Annoyed by what he perceived to be the pump's haughty attitude, he drew his ray gun and said impatiently, 'Greetings, Earthling. We come in peace. Do not ignore us this way! Take us to your leader or I will fire!' 
 

The older alien again warned his comrade saying, 'You probably don't want to do that! I really don't think you should make him mad.' 
 

'Rubbish,' replied the cocky, young alien. He aimed his weapon at the pump and opened fire. There was a huge explosion. A massive fireball roared towards them and blew the younger alien off his feet and deposited him a burnt, smoking mess about 200 yards away in a cactus patch. 
 

Half an hour passed. When he finally regained consciousness, he 
 
refocused his three eyes, straightened his bent antenna, and looked dazedly at the older, wiser alien who was standing over him shaking his big, green head.

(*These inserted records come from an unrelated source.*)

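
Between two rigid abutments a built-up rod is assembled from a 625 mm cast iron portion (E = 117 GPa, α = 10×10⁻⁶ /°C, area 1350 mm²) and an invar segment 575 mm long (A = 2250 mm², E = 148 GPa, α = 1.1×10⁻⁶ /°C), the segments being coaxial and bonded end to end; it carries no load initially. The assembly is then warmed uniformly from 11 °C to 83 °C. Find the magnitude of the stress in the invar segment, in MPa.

σ ≈ 38.7 MPa (compressive)

Free thermal expansion of the whole bar: Σ αᵢΔT Lᵢ = 10×10⁻⁶×72×625 + 1.1×10⁻⁶×72×575 = 0.4955 mm.
The rigid supports impose zero overall length change; the single axial force P common to all segments must satisfy P Σ Lᵢ/(AᵢEᵢ) = δ_free.
The series flexibility is Σ Lᵢ/(AᵢEᵢ) = 625/(1350×117×10³) + 575/(2250×148×10³) = 5.684×10⁻⁶ mm/N.
So P = 0.4955 / 5.684×10⁻⁶ = 87.19 kN, compressive.
σ_{invar} = P / A = 87190 / 2250 = 38.75 MPa.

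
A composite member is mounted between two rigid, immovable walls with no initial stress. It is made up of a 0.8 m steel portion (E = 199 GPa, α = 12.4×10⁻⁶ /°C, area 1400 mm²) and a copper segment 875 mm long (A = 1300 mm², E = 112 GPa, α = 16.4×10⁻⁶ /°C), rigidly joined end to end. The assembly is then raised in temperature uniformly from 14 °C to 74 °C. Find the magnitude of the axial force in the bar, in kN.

P ≈ 164 kN (compressive)

If the supports were absent, the total length change would be Σ αᵢΔT Lᵢ = 12.4×10⁻⁶×60×800 + 16.4×10⁻⁶×60×875 = 1.456 mm.
The walls prevent any net length change, so an axial force P (same in every segment) develops. Compatibility: P · Σ Lᵢ/(AᵢEᵢ) = δ_free.
Σ Lᵢ/(AᵢEᵢ) = 800/(1400×199×10³) + 875/(1300×112×10³) = 8.881×10⁻⁶ mm/N.
P = 1.456 / 8.881×10⁻⁶ = 164000 N = 164 kN, compressive.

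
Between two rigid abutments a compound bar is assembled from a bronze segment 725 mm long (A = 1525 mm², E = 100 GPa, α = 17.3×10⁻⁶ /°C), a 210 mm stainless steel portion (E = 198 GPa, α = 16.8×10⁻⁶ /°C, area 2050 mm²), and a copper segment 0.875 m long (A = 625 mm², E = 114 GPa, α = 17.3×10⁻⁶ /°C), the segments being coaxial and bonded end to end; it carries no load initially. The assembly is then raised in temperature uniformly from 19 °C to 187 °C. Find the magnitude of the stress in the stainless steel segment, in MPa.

If the supports were absent, the total length change would be Σ αᵢΔT Lᵢ = 17.3×10⁻⁶×168×725 + 16.8×10⁻⁶×168×210 + 17.3×10⁻⁶×168×875 = 5.243 mm.
The rigid supports impose zero overall length change; the single axial force P common to all segments must satisfy P Σ Lᵢ/(AᵢEᵢ) = δ_free.
Σ Lᵢ/(AᵢEᵢ) = 725/(1525×100×10³) + 210/(2050×198×10³) + 875/(625×114×10³) = 1.755×10⁻⁵ mm/N.
P = 5.243 / 1.755×10⁻⁵ = 298700 N = 298.7 kN, compressive.
σ_{stainless steel} = P / A = 298700 / 2050 = 145.7 MPa.

σ ≈ 146 MPa (compressive)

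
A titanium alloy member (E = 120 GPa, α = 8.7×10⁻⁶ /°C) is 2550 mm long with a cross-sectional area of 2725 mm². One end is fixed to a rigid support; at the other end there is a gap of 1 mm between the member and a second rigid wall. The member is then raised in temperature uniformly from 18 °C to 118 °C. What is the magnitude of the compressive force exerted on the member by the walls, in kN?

P ≈ 156 kN

If the wall were absent the member would grow by αΔT L = 8.7×10⁻⁶ × 100 × 2550 = 2.219 mm.
This exceeds the 1 mm gap, so the wall pushes back. The portion of expansion that must be recovered elastically is δ_free − gap = 2.219 − 1 = 1.219 mm.
That suppressed elongation corresponds to σ = E·Δ/L = 120×10³ × 1.219/2550 = 57.34 MPa.
P = σA = 57.34 × 2725 = 156.3 kN.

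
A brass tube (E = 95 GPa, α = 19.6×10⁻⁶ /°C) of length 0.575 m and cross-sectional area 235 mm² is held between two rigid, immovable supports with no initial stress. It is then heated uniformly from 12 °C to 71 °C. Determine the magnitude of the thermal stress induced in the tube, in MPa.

σ ≈ 110 MPa (compressive)

With length fixed, the mechanical strain must cancel the thermal strain αΔT = 19.6×10⁻⁶ × 59 = 1156.4×10⁻⁶.
σ = EαΔT = 95×10³ × 19.6×10⁻⁶ × 59 = 109.9 MPa (compressive; the tube is trying to expand).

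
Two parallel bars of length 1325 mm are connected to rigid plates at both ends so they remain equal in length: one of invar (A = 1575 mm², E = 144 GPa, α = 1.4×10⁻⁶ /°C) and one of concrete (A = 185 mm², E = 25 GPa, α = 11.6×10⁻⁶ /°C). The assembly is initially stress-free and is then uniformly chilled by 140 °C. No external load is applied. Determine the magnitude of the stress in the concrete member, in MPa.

σ ≈ 35 MPa (tensile)

Equilibrium of a rigid end plate with no external load gives equal and opposite internal forces ±P in the two members. Since α_{concrete} > α_{invar}, cooling drives the concrete into tension and the invar into compression.
Compatibility of the two members (thermal + elastic change equal): (α₁ − α₂)ΔT = P·[1/(A₁E₁) + 1/(A₂E₂)].
|α₁ − α₂|·ΔT = 10.2×10⁻⁶ × 140 = 0.001428.
1/(A₁E₁) + 1/(A₂E₂) = 1/(1575×144×10³) + 1/(185×25×10³) = 2.206×10⁻⁷ N⁻¹.
So P = 0.001428 / 2.206×10⁻⁷ = 6.473 kN.
σ_{concrete} = P/A₂ = 6473/185 = 34.99 MPa, tensile.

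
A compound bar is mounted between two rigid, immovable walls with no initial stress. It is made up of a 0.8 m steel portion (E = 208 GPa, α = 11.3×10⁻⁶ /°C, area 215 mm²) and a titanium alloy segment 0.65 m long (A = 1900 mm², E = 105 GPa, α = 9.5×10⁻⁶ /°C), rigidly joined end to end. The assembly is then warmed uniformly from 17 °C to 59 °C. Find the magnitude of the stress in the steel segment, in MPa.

σ ≈ 141 MPa (compressive)

If the supports were absent, the total length change would be Σ αᵢΔT Lᵢ = 11.3×10⁻⁶×42×800 + 9.5×10⁻⁶×42×650 = 0.639 mm.
The rigid supports impose zero overall length change; the single axial force P common to all segments must satisfy P Σ Lᵢ/(AᵢEᵢ) = δ_free.
Σ Lᵢ/(AᵢEᵢ) = 800/(215×208×10³) + 650/(1900×105×10³) = 2.115×10⁻⁵ mm/N.
P = 0.639 / 2.115×10⁻⁵ = 30220 N = 30.22 kN, compressive.
σ_{steel} = P / A = 30220 / 215 = 140.5 MPa.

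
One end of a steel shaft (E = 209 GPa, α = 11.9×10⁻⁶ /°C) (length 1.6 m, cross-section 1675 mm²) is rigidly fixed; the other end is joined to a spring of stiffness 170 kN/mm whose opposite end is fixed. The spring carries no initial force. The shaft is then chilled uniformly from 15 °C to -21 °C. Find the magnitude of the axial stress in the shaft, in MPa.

If the spring were absent the shaft would shorten by αΔT L = 11.9×10⁻⁶ × 36 × 1600 = 0.6854 mm.
With a force P in the spring, the elastic change of the shaft is PL/(AE) and that of the spring is P/k; compatibility requires their sum to equal δ_free.
So P = δ_free / [L/(AE) + 1/k] = 0.6854 / [ 1600/(1675×209×10³) + 1/(170×10³) ].
P = 0.6854 / 1.045×10⁻⁵ = 65570 N.
σ = P/A = 65570/1675 = 39.15 MPa.

σ ≈ 39.1 MPa (tensile)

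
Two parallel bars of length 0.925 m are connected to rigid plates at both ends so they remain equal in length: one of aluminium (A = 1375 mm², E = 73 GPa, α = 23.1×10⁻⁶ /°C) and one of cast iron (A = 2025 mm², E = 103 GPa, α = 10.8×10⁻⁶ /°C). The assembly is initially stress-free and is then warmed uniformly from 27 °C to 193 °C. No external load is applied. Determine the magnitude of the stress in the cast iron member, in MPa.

Both members must finish at the same length. With the larger α, the aluminium tends to over-expand; the plates restrain it, putting the aluminium in compression and the cast iron in tension. With no external load the two internal forces are equal and opposite, magnitude P.
Compatibility of the two members (thermal + elastic change equal): (α₁ − α₂)ΔT = P·[1/(A₁E₁) + 1/(A₂E₂)].
|α₁ − α₂|·ΔT = 12.3×10⁻⁶ × 166 = 0.002042.
1/(A₁E₁) + 1/(A₂E₂) = 1/(1375×73×10³) + 1/(2025×103×10³) = 1.476×10⁻⁸ N⁻¹.
So P = 0.002042 / 1.476×10⁻⁸ = 138.4 kN.
σ_{cast iron} = P/A₂ = 138400/2025 = 68.33 MPa, tensile.

σ ≈ 68.3 MPa (tensile)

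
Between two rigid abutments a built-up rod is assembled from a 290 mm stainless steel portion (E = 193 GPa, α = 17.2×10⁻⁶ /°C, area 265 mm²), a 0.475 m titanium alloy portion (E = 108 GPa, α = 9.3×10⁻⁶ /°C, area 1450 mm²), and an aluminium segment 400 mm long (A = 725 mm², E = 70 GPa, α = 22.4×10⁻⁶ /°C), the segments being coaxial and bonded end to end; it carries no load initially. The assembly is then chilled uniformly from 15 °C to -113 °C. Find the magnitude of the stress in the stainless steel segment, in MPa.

If the supports were absent, the total length change would be Σ αᵢΔT Lᵢ = 17.2×10⁻⁶×128×290 + 9.3×10⁻⁶×128×475 + 22.4×10⁻⁶×128×400 = 2.351 mm.
The walls prevent any net length change, so an axial force P (same in every segment) develops. Compatibility: P · Σ Lᵢ/(AᵢEᵢ) = δ_free.
The series flexibility is Σ Lᵢ/(AᵢEᵢ) = 290/(265×193×10³) + 475/(1450×108×10³) + 400/(725×70×10³) = 1.659×10⁻⁵ mm/N.
P = 2.351 / 1.659×10⁻⁵ = 141700 N = 141.7 kN, tensile.
σ_{stainless steel} = P / A = 141700 / 265 = 534.9 MPa.

σ ≈ 535 MPa (tensile)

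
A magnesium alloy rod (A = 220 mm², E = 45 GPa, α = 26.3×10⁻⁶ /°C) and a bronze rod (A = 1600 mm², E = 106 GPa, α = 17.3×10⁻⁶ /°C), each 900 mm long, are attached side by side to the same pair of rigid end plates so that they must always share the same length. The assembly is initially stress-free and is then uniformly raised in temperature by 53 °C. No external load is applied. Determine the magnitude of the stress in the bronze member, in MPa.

σ ≈ 2.79 MPa (tensile)

The magnesium alloy has the larger α, so on heating it would change length more than the bronze if both were free. The rigid plates force a common final length, so the magnesium alloy is put into compression and the bronze into tension, with equal and opposite forces P (no external load).
Equating the net (thermal + elastic) strains gives |α₁ − α₂|·ΔT = P·[1/(A₁E₁) + 1/(A₂E₂)].
|α₁ − α₂|·ΔT = 9×10⁻⁶ × 53 = 0.000477.
1/(A₁E₁) + 1/(A₂E₂) = 1/(220×45×10³) + 1/(1600×106×10³) = 1.069×10⁻⁷ N⁻¹.
P = 0.000477 / 1.069×10⁻⁷ = 4462 N = 4.462 kN.
σ_{bronze} = P/A₂ = 4462/1600 = 2.789 MPa, tensile.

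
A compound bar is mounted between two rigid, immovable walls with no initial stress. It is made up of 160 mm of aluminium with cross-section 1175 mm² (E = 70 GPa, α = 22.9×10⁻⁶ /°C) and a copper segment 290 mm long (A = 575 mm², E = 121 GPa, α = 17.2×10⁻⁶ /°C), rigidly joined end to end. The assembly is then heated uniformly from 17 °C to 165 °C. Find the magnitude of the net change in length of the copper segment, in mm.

Free thermal expansion of the whole bar: Σ αᵢΔT Lᵢ = 22.9×10⁻⁶×148×160 + 17.2×10⁻⁶×148×290 = 1.28 mm.
The rigid supports impose zero overall length change; the single axial force P common to all segments must satisfy P Σ Lᵢ/(AᵢEᵢ) = δ_free.
The series flexibility is Σ Lᵢ/(AᵢEᵢ) = 160/(1175×70×10³) + 290/(575×121×10³) = 6.113×10⁻⁶ mm/N.
Hence P = δ_free / Σ(L/AE) = 1.28/6.113×10⁻⁶ = 209.5 kN (compressive).
For the copper segment, free thermal change = 17.2×10⁻⁶×148×290 = 0.7382 mm and elastic change from P = 209500×290/(575×121×10³) = 0.873 mm; these oppose, so the net change is 0.135 mm (segment shortens).

|ΔL| ≈ 0.135 mm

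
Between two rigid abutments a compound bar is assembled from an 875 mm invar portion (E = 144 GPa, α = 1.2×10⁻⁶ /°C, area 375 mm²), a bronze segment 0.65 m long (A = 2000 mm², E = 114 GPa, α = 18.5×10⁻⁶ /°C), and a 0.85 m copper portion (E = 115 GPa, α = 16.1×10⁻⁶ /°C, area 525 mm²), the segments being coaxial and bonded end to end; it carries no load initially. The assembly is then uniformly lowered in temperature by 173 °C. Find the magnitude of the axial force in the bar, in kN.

If the supports were absent, the total length change would be Σ αᵢΔT Lᵢ = 1.2×10⁻⁶×173×875 + 18.5×10⁻⁶×173×650 + 16.1×10⁻⁶×173×850 = 4.629 mm.
The rigid supports impose zero overall length change; the single axial force P common to all segments must satisfy P Σ Lᵢ/(AᵢEᵢ) = δ_free.
The series flexibility is Σ Lᵢ/(AᵢEᵢ) = 875/(375×144×10³) + 650/(2000×114×10³) + 850/(525×115×10³) = 3.313×10⁻⁵ mm/N.
P = 4.629 / 3.313×10⁻⁵ = 139700 N = 139.7 kN, tensile.

P ≈ 140 kN (tensile)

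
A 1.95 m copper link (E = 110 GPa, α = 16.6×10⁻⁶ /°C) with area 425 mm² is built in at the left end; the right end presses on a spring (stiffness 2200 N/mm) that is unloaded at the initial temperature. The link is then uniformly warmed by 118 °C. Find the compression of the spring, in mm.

δ ≈ 3.5 mm

If the spring were absent the link would lengthen by αΔT L = 16.6×10⁻⁶ × 118 × 1950 = 3.82 mm.
Let P be the compressive force at the spring. The link shortens elastically by PL/(AE) and the spring compresses by P/k; together these equal δ_free.
So P = δ_free / [L/(AE) + 1/k] = 3.82 / [ 1950/(425×110×10³) + 1/(2200) ].
P = 3.82 / 0.0004963 = 7697 N.
Spring compression = P/k = 7697/(2200) = 3.499 mm.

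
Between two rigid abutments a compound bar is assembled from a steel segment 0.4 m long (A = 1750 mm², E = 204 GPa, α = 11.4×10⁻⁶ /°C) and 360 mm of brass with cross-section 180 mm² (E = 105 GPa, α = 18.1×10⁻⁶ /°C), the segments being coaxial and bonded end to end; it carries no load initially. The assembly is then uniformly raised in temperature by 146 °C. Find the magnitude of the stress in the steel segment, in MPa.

If the supports were absent, the total length change would be Σ αᵢΔT Lᵢ = 11.4×10⁻⁶×146×400 + 18.1×10⁻⁶×146×360 = 1.617 mm.
The rigid supports impose zero overall length change; the single axial force P common to all segments must satisfy P Σ Lᵢ/(AᵢEᵢ) = δ_free.
Σ Lᵢ/(AᵢEᵢ) = 400/(1750×204×10³) + 360/(180×105×10³) = 2.017×10⁻⁵ mm/N.
P = 1.617 / 2.017×10⁻⁵ = 80180 N = 80.18 kN, compressive.
σ_{steel} = P / A = 80180 / 1750 = 45.82 MPa.

σ ≈ 45.8 MPa (compressive)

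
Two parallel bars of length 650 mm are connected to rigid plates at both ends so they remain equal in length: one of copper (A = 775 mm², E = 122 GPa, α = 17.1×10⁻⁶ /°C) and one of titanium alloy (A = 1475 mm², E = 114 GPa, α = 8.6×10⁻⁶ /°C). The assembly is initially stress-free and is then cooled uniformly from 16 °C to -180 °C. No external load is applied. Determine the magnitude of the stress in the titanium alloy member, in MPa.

σ ≈ 68.4 MPa (compressive)

The copper has the larger α, so on cooling it would change length more than the titanium alloy if both were free. The rigid plates force a common final length, so the copper is put into tension and the titanium alloy into compression, with equal and opposite forces P (no external load).
Setting the final lengths equal and cancelling L: (α₁ − α₂)ΔT = P/(A₁E₁) + P/(A₂E₂).
|α₁ − α₂|·ΔT = 8.5×10⁻⁶ × 196 = 0.001666.
1/(A₁E₁) + 1/(A₂E₂) = 1/(775×122×10³) + 1/(1475×114×10³) = 1.652×10⁻⁸ N⁻¹.
So P = 0.001666 / 1.652×10⁻⁸ = 100.8 kN.
σ_{titanium alloy} = P/A₂ = 100800/1475 = 68.36 MPa, compressive.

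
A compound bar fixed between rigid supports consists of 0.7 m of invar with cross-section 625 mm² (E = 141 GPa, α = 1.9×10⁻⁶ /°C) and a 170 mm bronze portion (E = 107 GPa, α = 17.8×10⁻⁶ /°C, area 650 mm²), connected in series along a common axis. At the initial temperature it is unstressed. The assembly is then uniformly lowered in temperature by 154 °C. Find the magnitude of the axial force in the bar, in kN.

P ≈ 64.6 kN (tensile)

Free thermal contraction of the whole bar: Σ αᵢΔT Lᵢ = 1.9×10⁻⁶×154×700 + 17.8×10⁻⁶×154×170 = 0.6708 mm.
The rigid supports impose zero overall length change; the single axial force P common to all segments must satisfy P Σ Lᵢ/(AᵢEᵢ) = δ_free.
The series flexibility is Σ Lᵢ/(AᵢEᵢ) = 700/(625×141×10³) + 170/(650×107×10³) = 1.039×10⁻⁵ mm/N.
So P = 0.6708 / 1.039×10⁻⁵ = 64.58 kN, tensile.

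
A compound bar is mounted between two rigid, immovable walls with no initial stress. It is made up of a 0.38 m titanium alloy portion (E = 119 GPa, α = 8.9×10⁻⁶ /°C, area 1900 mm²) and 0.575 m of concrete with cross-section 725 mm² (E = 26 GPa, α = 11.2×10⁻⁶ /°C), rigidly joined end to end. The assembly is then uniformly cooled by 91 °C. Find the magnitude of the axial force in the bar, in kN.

P ≈ 27.8 kN (tensile)

Free thermal contraction of the whole bar: Σ αᵢΔT Lᵢ = 8.9×10⁻⁶×91×380 + 11.2×10⁻⁶×91×575 = 0.8938 mm.
The walls prevent any net length change, so an axial force P (same in every segment) develops. Compatibility: P · Σ Lᵢ/(AᵢEᵢ) = δ_free.
The series flexibility is Σ Lᵢ/(AᵢEᵢ) = 380/(1900×119×10³) + 575/(725×26×10³) = 3.218×10⁻⁵ mm/N.
Hence P = δ_free / Σ(L/AE) = 0.8938/3.218×10⁻⁵ = 27.77 kN (tensile).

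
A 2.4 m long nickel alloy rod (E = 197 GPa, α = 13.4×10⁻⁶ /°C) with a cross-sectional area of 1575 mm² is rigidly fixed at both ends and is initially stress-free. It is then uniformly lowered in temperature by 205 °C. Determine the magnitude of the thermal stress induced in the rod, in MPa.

σ ≈ 541 MPa (tensile)

The supports are rigid, so the total axial strain is zero. The restrained thermal strain is ε = αΔT = 13.4×10⁻⁶ × 205 = 2747×10⁻⁶.
Hence σ = E·αΔT = 197×10³ × 2747×10⁻⁶ = 541.2 MPa, tensile.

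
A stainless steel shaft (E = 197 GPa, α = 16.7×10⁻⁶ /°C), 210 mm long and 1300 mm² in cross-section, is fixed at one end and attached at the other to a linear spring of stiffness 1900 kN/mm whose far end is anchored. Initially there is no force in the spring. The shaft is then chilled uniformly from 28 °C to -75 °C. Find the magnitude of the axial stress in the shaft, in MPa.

The unrestrained thermal change is αΔT L = 16.7×10⁻⁶ × 103 × 210 = 0.3612 mm.
With a force P in the spring, the elastic change of the shaft is PL/(AE) and that of the spring is P/k; compatibility requires their sum to equal δ_free.
So P = δ_free / [L/(AE) + 1/k] = 0.3612 / [ 210/(1300×197×10³) + 1/(1900×10³) ].
P = 0.3612 / 1.346×10⁻⁶ = 268300 N.
σ = P/A = 268300/1300 = 206.4 MPa.

σ ≈ 206 MPa (tensile)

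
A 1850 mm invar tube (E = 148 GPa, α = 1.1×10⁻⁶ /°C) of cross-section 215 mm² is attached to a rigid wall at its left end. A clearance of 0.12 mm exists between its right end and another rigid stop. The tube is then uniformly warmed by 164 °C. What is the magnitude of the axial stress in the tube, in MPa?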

'What a ferocious creature!' exclaimed the young, fried alien. 'He damn near killed me! How did you know he was so dangerous?' 
 

The older alien leaned over, placed a friendly feeler on his crispy friend and replied, 'If there's one thing I've learned during my intergalactic travels, you don't want to mess with a guy who can wrap his penis around himself twice and then stick it in his ear.'
 














Todays Australian joke

An elderly man in Queensland had owned a large property for several years.  He had a dam in one of the lower paddocks where he had planted mango and avocado trees.  The dam had been fixed up for swimming when it was built and he also had some picnic tables placed there in the shade of the fruit trees.

One evening the old farmer decided to go down to the dam to look it over, as he hadn't been there for a while.  He
   grabbed a ten litre bucket to bring back some fruit.

As he neared the dam, he heard voices shouting and laughing with glee.  As he came closer he saw it was a bunch of young women skinny-dipping in his dam.  He made the women aware of his presence and they all went to the deep end.

One of the women shouted to him, 'We're not coming out until you leave!'

The old man frowned, 'I didn't come down here to watch you ladies swim naked or make you get out of the dam naked.'

Holding the bucket up he said, 'I'm here to feed the crocodile.'




Moral: Old men may walk slow, but they can still think fast.